"Interessant finde ich aber, dass man beim Maschinellen Lernen nicht mehr genau weiß, was darin vorgeht", betont Schröter. Ein großes Thema ist deshalb heute auch Explainable AI, also KI, die nachvollziehbar macht, wie sie zu ihren Ergebnissen gelangt. "KI kann Unfug produzieren, weil es nur Statistik ist", sagt der Forscher. Aber Disziplinen wie die Teilchenphysik arbeiten schon lange statistisch. "Dort hat man mit KI wahrscheinlich weniger Probleme als in manch anderen Wissenschaften", vermutet Schröter. Doch genau das sei eine der Fragen im Projekt.
Der besondere Blick der Medienwissenschaften
Warum aber beschäftigt sich ausgerechnet ein Medienwissenschaftler damit? "Die Medienwissenschaft geht in ihren größenwahnsinnigen Momenten davon aus, dass es nichts gibt, was nicht medial vermittelt ist", scherzt Schröter. Auch Tiere sind intelligent, benutzen Werkzeuge, erkennen sich im Spiegel, Ameisen betreiben Landwirtschaft und haben ein hochentwickeltes Staatswesen. "Aber kein Tier legt Bibliotheken an, darum treten Tiere auf der Stelle." Zivilisation funktioniere, indem Wissen aufgeschrieben und weitergegeben werde. Damit hänge jede Zivilisation an ihren Medien. Außerdem sehe die Medienwissenschaft den Menschen als einen Effekt, der durch mediale Ordnung hervorgebracht wird: "Der Mensch ist ein System aus Körper, Gehirn, Sprechen und angelagertem Code wie Adresse, Bankverbindung, etc.", erläutert der Forscher. Jetzt gebe es ein neues Medium, mit dem sich große Datenmengen analysieren und neue Daten erzeugen lassen.

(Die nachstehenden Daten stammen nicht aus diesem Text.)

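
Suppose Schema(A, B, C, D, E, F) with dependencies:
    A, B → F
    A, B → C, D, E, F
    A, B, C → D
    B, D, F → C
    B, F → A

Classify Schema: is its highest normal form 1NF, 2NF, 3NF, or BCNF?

BCNF

Candidate keys: {A, B}, {B, F}. Prime attributes: {A, B, F}.
The left-hand side of every FD is a superkey, so BCNF is satisfied.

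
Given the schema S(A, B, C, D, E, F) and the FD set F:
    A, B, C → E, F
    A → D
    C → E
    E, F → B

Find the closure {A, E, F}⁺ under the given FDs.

Start with {A, E, F}.
A → D applies; add {D} → now {A, D, E, F}.
E, F → B applies; add {B} → now {A, B, D, E, F}.
No further FD applies.

{A, B, D, E, F}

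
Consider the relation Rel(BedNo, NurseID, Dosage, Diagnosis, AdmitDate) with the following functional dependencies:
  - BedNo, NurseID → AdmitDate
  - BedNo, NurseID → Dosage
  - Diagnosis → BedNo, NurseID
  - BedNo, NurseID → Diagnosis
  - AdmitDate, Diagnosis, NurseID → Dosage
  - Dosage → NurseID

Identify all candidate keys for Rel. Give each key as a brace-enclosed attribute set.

{BedNo, Dosage}, {BedNo, NurseID}, {Diagnosis}

{Diagnosis} is a candidate key since {Diagnosis}⁺ = {AdmitDate, BedNo, Diagnosis, Dosage, NurseID} covers every attribute.
{BedNo, Dosage} is a candidate key since {BedNo, Dosage}⁺ = {AdmitDate, BedNo, Diagnosis, Dosage, NurseID} covers every attribute.
{BedNo, NurseID} is a candidate key since {BedNo, NurseID}⁺ = {AdmitDate, BedNo, Diagnosis, Dosage, NurseID} covers every attribute.
Any other superkey properly contains one of these, so there are no further candidate keys.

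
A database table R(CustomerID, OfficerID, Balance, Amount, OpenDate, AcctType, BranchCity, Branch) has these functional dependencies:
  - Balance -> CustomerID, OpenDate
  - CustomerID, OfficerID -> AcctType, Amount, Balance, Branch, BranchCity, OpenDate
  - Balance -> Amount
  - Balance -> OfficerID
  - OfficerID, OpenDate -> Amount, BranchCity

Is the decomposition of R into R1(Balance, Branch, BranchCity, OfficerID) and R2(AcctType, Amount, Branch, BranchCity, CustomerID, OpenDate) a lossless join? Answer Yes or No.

The shared attributes are {Branch, BranchCity} and {Branch, BranchCity}⁺ = {Branch, BranchCity}.
Neither R1 nor R2 is contained in that closure, so the decomposition is lossy.

No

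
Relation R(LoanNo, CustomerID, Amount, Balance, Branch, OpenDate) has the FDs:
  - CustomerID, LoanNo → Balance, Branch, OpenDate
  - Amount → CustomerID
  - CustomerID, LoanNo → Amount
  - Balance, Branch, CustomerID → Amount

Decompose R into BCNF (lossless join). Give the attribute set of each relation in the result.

Candidate keys of the original relation: {Amount, LoanNo}, {CustomerID, LoanNo}.
Within {Amount, Balance, Branch, CustomerID, LoanNo, OpenDate}: {Amount}⁺ ∩ {Amount, Balance, Branch, CustomerID, LoanNo, OpenDate} = {Amount, CustomerID}, not the whole set, so Amount → CustomerID violates BCNF; decompose into {Amount, CustomerID} and {Amount, Balance, Branch, LoanNo, OpenDate}.
{Amount, CustomerID}: every determinant is a superkey — BCNF.
{Amount, Balance, Branch, LoanNo, OpenDate}: every determinant is a superkey — BCNF.

{Amount, Balance, Branch, LoanNo, OpenDate}; {Amount, CustomerID}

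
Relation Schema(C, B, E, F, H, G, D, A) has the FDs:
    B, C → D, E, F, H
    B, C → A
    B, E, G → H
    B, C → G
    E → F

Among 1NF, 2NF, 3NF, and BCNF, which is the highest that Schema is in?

Candidate key: {B, C}. Prime attributes: {B, C}.
For B, E, G → H we have {B, E, G}⁺ = {B, E, F, G, H}; {B, E, G} is not a superkey, so BCNF fails.
B, E, G → H has non-prime {H} on the right and a non-superkey on the left, so 3NF fails.
Checking every proper subset of each key, none determines a non-prime attribute — 2NF is satisfied.

2NF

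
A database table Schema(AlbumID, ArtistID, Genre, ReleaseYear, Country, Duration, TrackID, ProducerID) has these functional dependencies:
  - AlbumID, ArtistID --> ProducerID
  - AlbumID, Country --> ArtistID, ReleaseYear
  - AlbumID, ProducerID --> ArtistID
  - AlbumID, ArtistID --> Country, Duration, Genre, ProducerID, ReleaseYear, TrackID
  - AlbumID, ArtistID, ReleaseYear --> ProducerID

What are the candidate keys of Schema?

{AlbumID, ArtistID}, {AlbumID, Country}, {AlbumID, ProducerID}

No FD produces {AlbumID}, so it must be in every candidate key.
{AlbumID, ArtistID}⁺ = {AlbumID, ArtistID, Country, Duration, Genre, ProducerID, ReleaseYear, TrackID}, which is every attribute, so {AlbumID, ArtistID} is a candidate key.
{AlbumID, Country}⁺ = {AlbumID, ArtistID, Country, Duration, Genre, ProducerID, ReleaseYear, TrackID}, which is every attribute, so {AlbumID, Country} is a candidate key.
{AlbumID, ProducerID}⁺ = {AlbumID, ArtistID, Country, Duration, Genre, ProducerID, ReleaseYear, TrackID}, which is every attribute, so {AlbumID, ProducerID} is a candidate key.
Any other superkey properly contains one of these, so there are no further candidate keys.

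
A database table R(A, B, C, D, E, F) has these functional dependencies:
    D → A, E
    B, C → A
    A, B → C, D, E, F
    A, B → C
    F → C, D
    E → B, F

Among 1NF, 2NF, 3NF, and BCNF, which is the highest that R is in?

BCNF

Candidate keys: {A, B}, {B, C}, {D}, {E}, {F}. Prime attributes: {A, B, C, D, E, F}.
Every FD has a superkey on the left, so the relation is in BCNF.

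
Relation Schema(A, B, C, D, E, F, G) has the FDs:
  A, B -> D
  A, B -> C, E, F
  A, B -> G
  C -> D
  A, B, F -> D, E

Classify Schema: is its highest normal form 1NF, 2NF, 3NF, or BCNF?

2NF

Candidate key: {A, B}. Prime attributes: {A, B}.
For C -> D we have {C}⁺ = {C, D}; {C} is not a superkey, so BCNF fails.
C -> D determines the non-prime attribute {D} from a non-superkey — 3NF is violated.
No proper subset of a key has a non-prime attribute in its closure, so there is no partial dependency; 2NF holds.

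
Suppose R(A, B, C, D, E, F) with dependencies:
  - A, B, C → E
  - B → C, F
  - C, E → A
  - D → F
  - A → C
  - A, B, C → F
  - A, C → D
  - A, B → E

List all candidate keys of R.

{A, B}, {B, E}

{B} never appears on the right of any FD, so every key must include it.
{A, B} is a candidate key since {A, B}⁺ = {A, B, C, D, E, F} covers every attribute.
{B, E} is a candidate key since {B, E}⁺ = {A, B, C, D, E, F} covers every attribute.
No proper subset of any of these is a key, and no other minimal superkey exists.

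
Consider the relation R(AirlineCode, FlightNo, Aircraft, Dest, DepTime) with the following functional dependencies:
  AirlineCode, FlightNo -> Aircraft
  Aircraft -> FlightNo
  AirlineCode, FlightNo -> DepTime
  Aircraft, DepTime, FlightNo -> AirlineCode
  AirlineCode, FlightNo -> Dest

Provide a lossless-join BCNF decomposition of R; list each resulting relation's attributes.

{Aircraft, AirlineCode, DepTime, Dest}; {Aircraft, FlightNo}

Candidate keys of the original relation: {Aircraft, AirlineCode}, {Aircraft, DepTime}, {AirlineCode, FlightNo}.
Within {Aircraft, AirlineCode, DepTime, Dest, FlightNo}: {Aircraft}⁺ ∩ {Aircraft, AirlineCode, DepTime, Dest, FlightNo} = {Aircraft, FlightNo}, not the whole set, so Aircraft -> FlightNo violates BCNF; decompose into {Aircraft, FlightNo} and {Aircraft, AirlineCode, DepTime, Dest}.
{Aircraft, FlightNo} has no BCNF violation.
{Aircraft, AirlineCode, DepTime, Dest} has no BCNF violation.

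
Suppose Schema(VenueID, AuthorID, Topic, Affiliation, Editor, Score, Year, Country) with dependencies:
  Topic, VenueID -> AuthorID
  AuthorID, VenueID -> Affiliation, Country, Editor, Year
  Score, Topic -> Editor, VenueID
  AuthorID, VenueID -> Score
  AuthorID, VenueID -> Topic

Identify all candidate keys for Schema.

{AuthorID, VenueID}⁺ = {Affiliation, AuthorID, Country, Editor, Score, Topic, VenueID, Year}, which is every attribute, so {AuthorID, VenueID} is a candidate key.
{Score, Topic}⁺ = {Affiliation, AuthorID, Country, Editor, Score, Topic, VenueID, Year}, which is every attribute, so {Score, Topic} is a candidate key.
{Topic, VenueID}⁺ = {Affiliation, AuthorID, Country, Editor, Score, Topic, VenueID, Year}, which is every attribute, so {Topic, VenueID} is a candidate key.
Any other superkey properly contains one of these, so there are no further candidate keys.

{AuthorID, VenueID}, {Score, Topic}, {Topic, VenueID}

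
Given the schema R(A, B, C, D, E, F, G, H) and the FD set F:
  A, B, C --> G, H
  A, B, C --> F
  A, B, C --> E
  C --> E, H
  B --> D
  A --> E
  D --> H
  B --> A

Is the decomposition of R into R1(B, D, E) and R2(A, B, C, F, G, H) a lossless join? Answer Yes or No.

Common attributes: {B}; their closure is {A, B, D, E, H}.
Since R1 ⊆ {A, B, D, E, H}, the intersection is a superkey of R1; the decomposition is lossless.

Yes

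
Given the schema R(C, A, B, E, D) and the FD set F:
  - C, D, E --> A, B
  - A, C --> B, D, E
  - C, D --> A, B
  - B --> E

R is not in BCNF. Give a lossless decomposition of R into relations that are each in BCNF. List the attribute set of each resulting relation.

Candidate keys of the original relation: {A, C}, {C, D}.
Within {A, B, C, D, E}: {B}⁺ ∩ {A, B, C, D, E} = {B, E}, not the whole set, so B --> E violates BCNF; decompose into {B, E} and {A, B, C, D}.
{B, E} has no BCNF violation.
{A, B, C, D} has no BCNF violation.

{A, B, C, D}; {B, E}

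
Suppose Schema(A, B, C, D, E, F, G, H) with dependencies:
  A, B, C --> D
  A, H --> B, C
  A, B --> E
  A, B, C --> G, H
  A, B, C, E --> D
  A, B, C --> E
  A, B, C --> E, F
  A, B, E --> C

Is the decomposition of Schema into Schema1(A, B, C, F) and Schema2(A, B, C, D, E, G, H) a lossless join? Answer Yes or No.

Schema1 ∩ Schema2 = {A, B, C}; its closure under F is {A, B, C, D, E, F, G, H}.
This includes all of Schema1, so the common attributes are a superkey of Schema1 — the join is lossless.

Yes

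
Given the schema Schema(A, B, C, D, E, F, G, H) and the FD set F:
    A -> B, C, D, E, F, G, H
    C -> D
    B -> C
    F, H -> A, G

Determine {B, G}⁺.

{B, C, D, G}

Start with {B, G}.
B -> C applies; add {C} → now {B, C, G}.
C -> D applies; add {D} → now {B, C, D, G}.
No further FD applies.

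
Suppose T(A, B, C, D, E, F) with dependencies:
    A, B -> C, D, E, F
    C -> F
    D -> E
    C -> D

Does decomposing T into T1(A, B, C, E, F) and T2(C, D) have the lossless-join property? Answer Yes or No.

Common attributes: {C}; their closure is {C, D, E, F}.
T2 is contained in that closure, so T1 ∩ T2 -> T2 holds and the join is lossless.

Yes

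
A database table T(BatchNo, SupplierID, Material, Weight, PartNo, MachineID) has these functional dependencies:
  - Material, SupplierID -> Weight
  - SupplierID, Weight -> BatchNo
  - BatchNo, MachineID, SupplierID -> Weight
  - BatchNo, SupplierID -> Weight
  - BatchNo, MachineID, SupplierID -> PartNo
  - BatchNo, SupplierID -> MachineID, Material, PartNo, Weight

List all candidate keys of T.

No FD produces {SupplierID}, so it must be in every candidate key.
{BatchNo, SupplierID}⁺ = {BatchNo, MachineID, Material, PartNo, SupplierID, Weight} — all of the relation — so {BatchNo, SupplierID} is a candidate key.
{Material, SupplierID}⁺ = {BatchNo, MachineID, Material, PartNo, SupplierID, Weight} — all of the relation — so {Material, SupplierID} is a candidate key.
{SupplierID, Weight}⁺ = {BatchNo, MachineID, Material, PartNo, SupplierID, Weight} — all of the relation — so {SupplierID, Weight} is a candidate key.
Any other superkey properly contains one of these, so there are no further candidate keys.

{BatchNo, SupplierID}, {Material, SupplierID}, {SupplierID, Weight}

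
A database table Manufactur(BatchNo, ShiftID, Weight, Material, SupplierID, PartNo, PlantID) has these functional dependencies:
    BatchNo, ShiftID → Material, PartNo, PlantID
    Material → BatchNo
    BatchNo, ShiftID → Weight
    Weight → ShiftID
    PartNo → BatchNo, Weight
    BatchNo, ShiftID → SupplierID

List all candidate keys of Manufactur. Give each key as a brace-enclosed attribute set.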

Für Schröter ist klar, dass es keineswegs den Effekt der KI auf die Forschung gibt. "Es gibt auch nicht die Forschung", betont der 55-Jährige. Datenintensive Forschung wird durch KI effizienter oder überhaupt erst möglich. Andere Bereiche wie die Kunstgeschichte benötigen ein solches Werkzeug oftmals nicht. Wieder andere wie die Klimaforschung arbeiten schon lange mit komplexen Computersimulationen, um die Komplexität ihres Fachgebietes zu erschließen. Hier könnte Schröter sich vorstellen, dass KI nur zögerlich Eingang findet, da bereits gut funktionierende Methoden existieren.

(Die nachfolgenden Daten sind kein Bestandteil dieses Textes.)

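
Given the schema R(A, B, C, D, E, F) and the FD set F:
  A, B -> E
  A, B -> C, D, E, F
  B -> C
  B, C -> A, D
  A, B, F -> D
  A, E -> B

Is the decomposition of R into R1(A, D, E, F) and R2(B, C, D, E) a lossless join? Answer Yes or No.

No

The shared attributes are {D, E} and {D, E}⁺ = {D, E}.
R1 ⊄ {D, E} and R2 ⊄ {D, E}, so the split is lossy.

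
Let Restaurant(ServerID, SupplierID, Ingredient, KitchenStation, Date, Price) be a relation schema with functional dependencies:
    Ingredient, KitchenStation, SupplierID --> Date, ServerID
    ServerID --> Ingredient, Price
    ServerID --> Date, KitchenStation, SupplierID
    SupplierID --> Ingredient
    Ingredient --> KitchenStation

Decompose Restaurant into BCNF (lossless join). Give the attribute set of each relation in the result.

{Date, Ingredient, Price, ServerID, SupplierID}; {Ingredient, KitchenStation}

Candidate keys of the original relation: {ServerID}, {SupplierID}.
In {Date, Ingredient, KitchenStation, Price, ServerID, SupplierID}, {Ingredient} is not a superkey ({Ingredient}⁺ restricted to this set is {Ingredient, KitchenStation}), so split on Ingredient --> KitchenStation into {Ingredient, KitchenStation} and {Date, Ingredient, Price, ServerID, SupplierID}.
{Ingredient, KitchenStation}: every determinant is a superkey — BCNF.
{Date, Ingredient, Price, ServerID, SupplierID}: every determinant is a superkey — BCNF.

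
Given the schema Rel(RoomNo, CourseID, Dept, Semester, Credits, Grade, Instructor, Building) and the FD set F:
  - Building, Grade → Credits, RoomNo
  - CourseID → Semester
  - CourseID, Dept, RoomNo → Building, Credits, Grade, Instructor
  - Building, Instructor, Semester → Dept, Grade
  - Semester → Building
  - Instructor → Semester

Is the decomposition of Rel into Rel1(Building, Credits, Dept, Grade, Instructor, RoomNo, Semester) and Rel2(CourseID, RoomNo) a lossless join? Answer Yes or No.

The shared attributes are {RoomNo} and {RoomNo}⁺ = {RoomNo}.
Rel1 ⊄ {RoomNo} and Rel2 ⊄ {RoomNo}, so the split is lossy.

No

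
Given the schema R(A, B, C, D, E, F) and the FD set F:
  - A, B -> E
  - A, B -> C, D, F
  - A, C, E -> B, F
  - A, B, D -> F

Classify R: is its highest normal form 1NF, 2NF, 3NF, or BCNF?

BCNF

Candidate keys: {A, B}, {A, C, E}. Prime attributes: {A, B, C, E}.
Every FD has a superkey on the left, so the relation is in BCNF.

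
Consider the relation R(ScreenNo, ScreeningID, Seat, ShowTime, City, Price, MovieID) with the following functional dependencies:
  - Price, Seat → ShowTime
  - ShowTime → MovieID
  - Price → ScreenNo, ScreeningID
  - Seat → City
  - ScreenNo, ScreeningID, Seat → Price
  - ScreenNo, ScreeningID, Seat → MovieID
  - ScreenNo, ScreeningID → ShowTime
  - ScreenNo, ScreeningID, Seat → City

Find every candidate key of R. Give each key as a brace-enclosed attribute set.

{Price, Seat}, {ScreenNo, ScreeningID, Seat}

No FD produces {Seat}, so it must be in every candidate key.
{Price, Seat}⁺ = {City, MovieID, Price, ScreenNo, ScreeningID, Seat, ShowTime} — all of the relation — so {Price, Seat} is a candidate key.
{ScreenNo, ScreeningID, Seat}⁺ = {City, MovieID, Price, ScreenNo, ScreeningID, Seat, ShowTime} — all of the relation — so {ScreenNo, ScreeningID, Seat} is a candidate key.
Any other superkey properly contains one of these, so there are no further candidate keys.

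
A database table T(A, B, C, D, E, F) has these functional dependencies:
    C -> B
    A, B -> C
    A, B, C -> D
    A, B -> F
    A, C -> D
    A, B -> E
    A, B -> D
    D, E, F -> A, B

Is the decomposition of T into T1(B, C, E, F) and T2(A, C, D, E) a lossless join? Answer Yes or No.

No

The shared attributes are {C, E} and {C, E}⁺ = {B, C, E}.
The closure covers neither T1 nor T2 entirely; the join is not lossless.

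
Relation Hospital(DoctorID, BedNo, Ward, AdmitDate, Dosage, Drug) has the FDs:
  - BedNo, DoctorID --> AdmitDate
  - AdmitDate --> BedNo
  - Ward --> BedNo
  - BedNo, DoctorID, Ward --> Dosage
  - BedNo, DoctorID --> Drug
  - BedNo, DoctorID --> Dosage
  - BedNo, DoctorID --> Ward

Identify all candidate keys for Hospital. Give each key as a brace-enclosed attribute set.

{AdmitDate, DoctorID}, {BedNo, DoctorID}, {DoctorID, Ward}

No FD produces {DoctorID}, so it must be in every candidate key.
Closure of {AdmitDate, DoctorID} is {AdmitDate, BedNo, DoctorID, Dosage, Drug, Ward}, the whole schema; {AdmitDate, DoctorID} is a candidate key.
Closure of {BedNo, DoctorID} is {AdmitDate, BedNo, DoctorID, Dosage, Drug, Ward}, the whole schema; {BedNo, DoctorID} is a candidate key.
Closure of {DoctorID, Ward} is {AdmitDate, BedNo, DoctorID, Dosage, Drug, Ward}, the whole schema; {DoctorID, Ward} is a candidate key.
These are minimal and exhaustive — every other superkey contains one of them.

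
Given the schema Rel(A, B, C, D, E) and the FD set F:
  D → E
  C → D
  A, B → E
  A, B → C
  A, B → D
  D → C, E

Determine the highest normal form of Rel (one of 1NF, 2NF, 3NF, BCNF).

2NF

Candidate key: {A, B}. Prime attributes: {A, B}.
For D → E we have {D}⁺ = {C, D, E}; {D} is not a superkey, so BCNF fails.
Because {E} is non-prime and the left side of D → E is not a superkey, the relation is not in 3NF.
No non-prime attribute depends on a proper subset of any candidate key, so 2NF holds.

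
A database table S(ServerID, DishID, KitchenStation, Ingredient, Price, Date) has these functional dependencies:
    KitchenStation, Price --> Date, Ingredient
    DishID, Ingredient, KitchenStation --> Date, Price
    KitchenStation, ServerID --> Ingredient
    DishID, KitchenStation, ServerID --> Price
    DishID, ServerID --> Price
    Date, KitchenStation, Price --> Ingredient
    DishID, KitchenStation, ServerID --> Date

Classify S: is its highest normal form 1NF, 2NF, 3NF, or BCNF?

1NF

Candidate key: {DishID, KitchenStation, ServerID}. Prime attributes: {DishID, KitchenStation, ServerID}.
KitchenStation, Price --> Date, Ingredient breaks BCNF: {KitchenStation, Price}⁺ = {Date, Ingredient, KitchenStation, Price}, so {KitchenStation, Price} is not a superkey.
Because {Date, Ingredient} are non-prime and the left side of KitchenStation, Price --> Date, Ingredient is not a superkey, the relation is not in 3NF.
The proper key subset {DishID, ServerID} of {DishID, KitchenStation, ServerID} determines non-prime {Price}, so the relation is not even in 2NF.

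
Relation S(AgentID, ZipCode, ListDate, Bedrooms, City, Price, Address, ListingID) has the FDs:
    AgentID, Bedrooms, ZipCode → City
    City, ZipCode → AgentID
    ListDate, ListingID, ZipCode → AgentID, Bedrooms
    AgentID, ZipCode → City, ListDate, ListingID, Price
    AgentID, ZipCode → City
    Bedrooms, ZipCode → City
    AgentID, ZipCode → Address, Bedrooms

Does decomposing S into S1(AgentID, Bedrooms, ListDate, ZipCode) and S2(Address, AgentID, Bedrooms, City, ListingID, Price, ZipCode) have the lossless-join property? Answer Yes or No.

Yes

S1 ∩ S2 = {AgentID, Bedrooms, ZipCode}; its closure under F is {Address, AgentID, Bedrooms, City, ListDate, ListingID, Price, ZipCode}.
Since S1 ⊆ {Address, AgentID, Bedrooms, City, ListDate, ListingID, Price, ZipCode}, the intersection is a superkey of S1; the decomposition is lossless.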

Blick über die Schulter der KI-Nutzer:innen
Das Projektteam nähert sich diesen Fragen auf drei Wegen. Erstens schauen die Forschenden wissenschaftshistorisch auf KI: „Daten sind nicht einfach gegeben, sondern werden gemessen und erhoben“, erläutert Schröter. „Wir schauen, welche Leute in den Daten nicht auftauchen, wie Datensätze gebiast sind oder wo Urheberrechtsverletzungen vorliegen.“ Warum sind die Daten, wie sie sind, und welche Folgen hat das?